Die Buchmesse - ohne ein einziges syrisches Buch!

معرض الكتاب بلا كتاب سوري!

Die Buchmesse - ohne ein einziges syrisches Buch!

Vor ein paar Tagen hatte ich das Privileg an der Frankfurter Buchmesse teilzunehmen, der größten der Welt, zusammen mit achtzehn Autoren und Schriftstellern, die an einer literarischen Anthologie in deutscher Sprache unter dem Titel "Weg sein, hier sein" beteiligt waren. Siebzehn von uns waren aus Syrien, dazu eine iranische Lyrikerin und ein jemenitischer Lyriker.

Wir stellten die Anthologie auf einer Pressekonferenz vor. Bei meinem Treffen mit dem Fernsehsender ZDF erzählte die syrische Lyrikerin Lina Atfeh, dass sie, als sie den syrischen Pavillon auf der Messe besuchte, nur den Koran dort fand, keine Lyrik, keine Romane, keine Literatur.

Meine Geduld war begrenzt, ich nahm meine Kamera und entschloss mich, einen Bildbericht über diese Geschichte zu erstellen.

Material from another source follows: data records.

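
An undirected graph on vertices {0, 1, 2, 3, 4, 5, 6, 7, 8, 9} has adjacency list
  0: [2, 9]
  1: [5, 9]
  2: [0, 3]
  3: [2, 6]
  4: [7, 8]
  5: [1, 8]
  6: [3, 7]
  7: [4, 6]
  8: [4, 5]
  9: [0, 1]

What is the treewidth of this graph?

A width-2 tree decomposition is:
Bags: B1 = {4, 7, 8}  B2 = {5, 7, 8}  B3 = {1, 5, 7}  B4 = {1, 7, 9}  B5 = {0, 7, 9}  B6 = {0, 2, 7}  B7 = {2, 3, 7}  B8 = {3, 6, 7}
Tree: B1–B2, B2–B3, B3–B4, B4–B5, B5–B6, B6–B7, B7–B8
Every bag has size at most 3, so the width is 3 − 1 = 2 and tw(G) ≤ 2. Since 7–4–8–5–1–9–0–2–3–6–7 is a cycle in G, G is not acyclic. Forests are exactly the graphs of treewidth ≤ 1, so tw(G) ≥ 2. Combining the bounds, tw(G) = 2.

2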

Wir kamen zu dem Pavillon und dort saß ein junger Mann in den Zwanzigern, schlafend auf einem Stuhl. Ich blickte mich um und sah, wie erwartet, lauter bunte Ausgaben des Korans, einen Koran in Leuchtfarben, einen rosafarbenen Koran, einen auf antik gemachten Koran. In einer Ecke stand das kleine Regal eines kleinen Verlags mit sieben alten Büchern, die vielleicht versehentlich dort hingestellt waren oder sich eingeschmuggelt hatten.

Zehn Verlage hatten sich für die Buchmesse beworben, die deutsche Botschaft erteilte nur Visa an drei der Verlage, die dann auf der Buchmesse vertreten waren. Die übrigen bekamen kein Visum, man befürchtete vielleicht, dass sie hier bleiben und Asyl im Traumland Deutschland beantragen würden. Als ich einen Vertreter eines der Verlage befragte, antwortete er einfach „Mein Geschäft ist der Koran“.

Das syrische Regime versucht ohne Unterlass das Bild des islamistischen Terrors durch das syrische Volk zu vermarkten, wobei es von den „fortschrittlichen“ Staaten und deren Medien unterstützt wird, insbesondere von den Ländern, die muslimische Flüchtlinge aufgenommen haben. Die Serie wird durch den Pavillon der Arabischen Republik Syrien vervollständigt, wo wir aus unserer Kultur, Literatur und Kunst nur zeigen, wie man bunte Koranexemplare herstellt. Wenn Vertreter der deutschen Medien diesen Pavillon besuchen, hört man von den Anwesenden die klare Botschaft: „die Lage in Syrien ist in Ordnung, unsere Region ist sicher, sie dürfen nicht alles glauben, was sie sehen!“

Ja, Aleppo, Edlib, Al-Maazamia, Daria, Yarmouk, Homs und Qadzia sind nicht ihre Region. Das sind Regionen, wo andere Wesen zu Hause sind, die keine Ähnlichkeit mit ihnen haben, weder mit ihnen noch mit ihrer Barbarei.

Gegenüber, im Pavillon eines großen deutschen Verlages, wird, umringt von deutschem Publikum, der Syrer Firas Alshater vorgestellt und sein Buch mit dem Titel „Ich komme auf Deutschland zu“. Dieses Buch schrieb er auf Deutsch, in der Sprache die er in relativ kurzer Zeit in Deutschland gelernt hatte. Das Buch ist eines der meistverkauften Bücher bei Amazon.

Es war eine traurige Angelegenheit. Die Syrer haben hier und dort Erfolg, in verschiedenen Sprachen, sie zeigen ihre Werke in anderen Kulturen, im Gegensatz zu dem, was wir im offiziellen Pavillon Syriens sehen, wo nichts von uns gezeigt wird.